Is there a design whereby KeyedEntity will preserve case class equality if mixed into a case class? I tried self-typing and parameterizing BetterKeyedEntity[K,P] { self: P => ... } for the case class type as P but it causes infinite recursion in equals.
As things stand right now, super is Object so the final branch of the overridden equals in KeyedEntity will always return false.

The structural equality check usually generated for case classes seems not to be generated if there is an equals override. However some subtleties have to be noted.
Mixing the concept of id-based equality falling back to structural equality might not be a good idea, since I can imagine that it may lead to subtle bugs. For example:
x: A(1) and and y: A(1) are not yet persisted, so they are equal
then they get persisted, and since they are separate objects, the persistence framework may persist them as separate entities (I don't know Squeryl, maybe not an issue there, but this is a thin line to walk)

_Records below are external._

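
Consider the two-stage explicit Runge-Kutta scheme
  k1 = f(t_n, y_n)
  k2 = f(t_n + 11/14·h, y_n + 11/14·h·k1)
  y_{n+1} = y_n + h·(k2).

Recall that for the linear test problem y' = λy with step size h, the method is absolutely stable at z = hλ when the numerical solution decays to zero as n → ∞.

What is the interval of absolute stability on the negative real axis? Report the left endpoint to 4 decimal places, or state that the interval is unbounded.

On y'=λy, z=hλ:
  k1=λy_n ⇒ h·k1=z·y_n;  k2=λ(1+11/14z)y_n ⇒ h·k2=z(1+11/14z)y_n
  y_{n+1}/y_n = 1 + z(1+11/14z) = 1 + z + 11/14z²
  Hence R(z) = 1 + z + 11/14z².

Boundary: |R(x)|=1, x<0.
x=-1.58: |R|=1.3815
R=1: x+11/14x²=0 ⇒ x=−14/11=-1.2727; min R=1−1/(4·11/14)=0.6818>−1
Confirm numerically:
  x=-0.787: |R|=0.69965 <1
  x=-0.690: |R|=0.68408 <1
  x=-0.640: |R|=0.68183 <1
  x=-0.596: |R|=0.68310 <1
  x=-1.700: |R|=1.57071 >1
  x=-1.639: |R|=1.47168 >1
  x=-1.591: |R|=1.39786 >1
Interval (-1.2727, 0).

z∈(-1.2727,0).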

after persisting, they are suddenly not equal since the id differs.
Even worse, if x and y get persisted to the same id, the hashCode will differ before and after persisting (the source shows that if persisted it is the hashCode of the id). This breaks immutability, and will lead to very bad behavior (when put in maps for example). See this gist in which I demonstrate the assert failing.
So don't mix structural and id-based equality implicitly. Also see this explained in the context of Hibernate.
Typeclasses
It have to be noted that others pointed out (ref needed) that the concept of method-based equality is flawed, for such reasons (there is not only one way two thing can be equal). Therefore you can define a typeclass which describes Equality:
trait Eq[A] {
def equal(x: A, y: A): Boolean
}
and define (possibly multiple) instances of that typeclass for your classes:
// structural equality
implicit object MyClassEqual extends Eq[MyClass] { ... }
// id based equality
def idEq[K, A <: KeyedEntity[K]]: Eq[A] = new Eq[A] {
def equal(x: A, y: A) = x.id == y.id
}
then you can request that things are members of the Eq typeclass:
def useSomeObjects[A](a: A, b: A)(implicit aEq: Eq[A]) = {
... aEq.equal(a, b) ...
}
So you can decide which notion of equality to use by importing the appropriate typeclass in scope, or passing the typeclass instance directly as in useSomeObjects(x, y)(idEq[Int, SomeClass])
Note that you might also need a Hashable typeclass, similarly.
Autogenerating Eq instances
This situation is pretty similar to the Scala stdlib's scala.math.Ordering typeclass. Here is an example for auto-deriving structural Ordering instances for case classes using the excellent shapeless library.
The same would easy to be done for Eq and Hashable.
Scalaz
Note that scalaz has Equal typeclass, with nice pimp patterns with which you can write x === y instead of eqInstance.equal(x, y). I'm not aware it has Hashable typeclass, yet.